Dominion Gallery, Montréal
Private Collection, Hamilton
Private Collection

Catalogue Note

Harris was the only member of the Group of Seven (and one of the few people in Canada) who was in touch with contemporary art movements and those involved with advanced art theories and practices elsewhere in the world. He knew about the Société Anonyme that Katherine Drier had founded in New York, with Marcel Duchamp as its resident guru, and arranged to have her lecture on modern art at the Art Gallery of Toronto in 1927. Whether she made any impact at all is difficult to know, since Canadian art continued along its path without swerving until after the Second World War.

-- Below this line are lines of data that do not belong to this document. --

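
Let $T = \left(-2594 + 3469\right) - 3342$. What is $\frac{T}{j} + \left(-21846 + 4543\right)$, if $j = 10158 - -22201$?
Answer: $- \frac{559910244}{32359} \approx -17303.0$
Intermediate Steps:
$T = -2467$ ($T = 875 - 3342 = -2467$)
$j = 32359$ ($j = 10158 + 22201 = 32359$)
$\frac{T}{j} + \left(-21846 + 4543\right) = - \frac{2467}{32359} + \left(-21846 + 4543\right) = \left(-2467\right) \frac{1}{32359} - 17303 = - \frac{2467}{32359} - 17303 = - \frac{559910244}{32359}$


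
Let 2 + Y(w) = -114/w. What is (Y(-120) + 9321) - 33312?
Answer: -479841/20 ≈ -23992.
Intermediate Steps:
Y(w) = -2 - 114/w
(Y(-120) + 9321) - 33312 = ((-2 - 114/(-120)) + 9321) - 33312 = ((-2 - 114*(-1/120)) + 9321) - 33312 = ((-2 + 19/20) + 9321) - 33312 = (-21/20 + 9321) - 33312 = 186399/20 - 33312 = -479841/20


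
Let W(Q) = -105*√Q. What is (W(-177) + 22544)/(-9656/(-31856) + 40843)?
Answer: 89770208/162638033 - 418110*I*√177/162638033 ≈ 0.55196 - 0.034202*I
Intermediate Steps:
(W(-177) + 22544)/(-9656/(-31856) + 40843) = (-105*I*√177 + 22544)/(-9656/(-31856) + 40843) = (-105*I*√177 + 22544)/(-9656*(-1/31856) + 40843) = (-105*I*√177 + 22544)/(1207/3982 + 40843) = (22544 - 105*I*√177)/(162638033/3982) = (22544 - 105*I*√177)*(3982/162638033) = 89770208/162638033 - 418110*I*√177/162638033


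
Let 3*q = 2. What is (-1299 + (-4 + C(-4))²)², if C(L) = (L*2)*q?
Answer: 118962649/81 ≈ 1.4687e+6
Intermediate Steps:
q = ⅔ (q = (⅓)*2 = ⅔ ≈ 0.66667)
C(L) = 4*L/3 (C(L) = (L*2)*(⅔) = (2*L)*(⅔) = 4*L/3)
(-1299 + (-4 + C(-4))²)² = (-1299 + (-4 + (4/3)*(-4))²)² = (-1299 + (-4 - 16/3)²)² = (-1299 + (-28/3)²)² = (-1299 + 784/9)² = (-10907/9)² = 118962649/81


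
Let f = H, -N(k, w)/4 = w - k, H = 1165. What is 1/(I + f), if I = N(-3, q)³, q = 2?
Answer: -1/6835 ≈ -0.00014631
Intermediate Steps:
N(k, w) = -4*w + 4*k (N(k, w) = -4*(w - k) = -4*w + 4*k)
f = 1165
I = -8000 (I = (-4*2 + 4*(-3))³ = (-8 - 12)³ = (-20)³ = -8000)
1/(I + f) = 1/(-8000 + 1165) = 1/(-6835) = -1/6835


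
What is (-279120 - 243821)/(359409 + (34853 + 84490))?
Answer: -522941/478752 ≈ -1.0923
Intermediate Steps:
(-279120 - 243821)/(359409 + (34853 + 84490)) = -522941/(359409 + 119343) = -522941/478752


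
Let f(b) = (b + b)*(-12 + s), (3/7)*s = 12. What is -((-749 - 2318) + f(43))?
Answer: 1691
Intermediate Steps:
s = 28 (s = (7/3)*12 = 28)
f(b) = 32*b (f(b) = (b + b)*(-12 + 28) = (2*b)*16 = 32*b)
-((-749 - 2318) + f(43)) = -((-749 - 2318) + 32*43) = -(-3067 + 1376) = -1*(-1691) = 1691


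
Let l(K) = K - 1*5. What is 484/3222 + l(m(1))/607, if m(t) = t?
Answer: 140450/977877 ≈ 0.14363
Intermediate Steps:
l(K) = -5 + K (l(K) = K - 5 = -5 + K)
484/3222 + l(m(1))/607 = 484/3222 + (-5 + 1)/607 = 484*(1/3222) - 4*1/607 = 242/1611 - 4/607 = 140450/977877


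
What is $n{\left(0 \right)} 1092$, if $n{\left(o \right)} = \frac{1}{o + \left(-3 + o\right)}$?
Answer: $-364$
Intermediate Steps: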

But Harris was paying attention to events and ideas elsewhere and after his Arctic trip in 1930 finally acknowledged the fact that painting was taking him into abstraction and forms of imagery that were far from landscape. Like Wassily Kandinsky or Paul Cézanne or David Milne, Harris developed and grew as an artist throughout his entire life.

The intimations of this shift in thinking can be seen in this painting. Its bold depiction of two stark pines sticking out of a bald hump of granite set almost incongruously in the midst of a large patch of tall grasses and backed by a distant forest, is verging on the surreal. The same impulse manifests itself in some of the landscapes Harris did of islands and trees in  Algoma in the early 1920s. This harbinger of things to come has a mysterious and elusive character that gives it a special place in Harris’s works.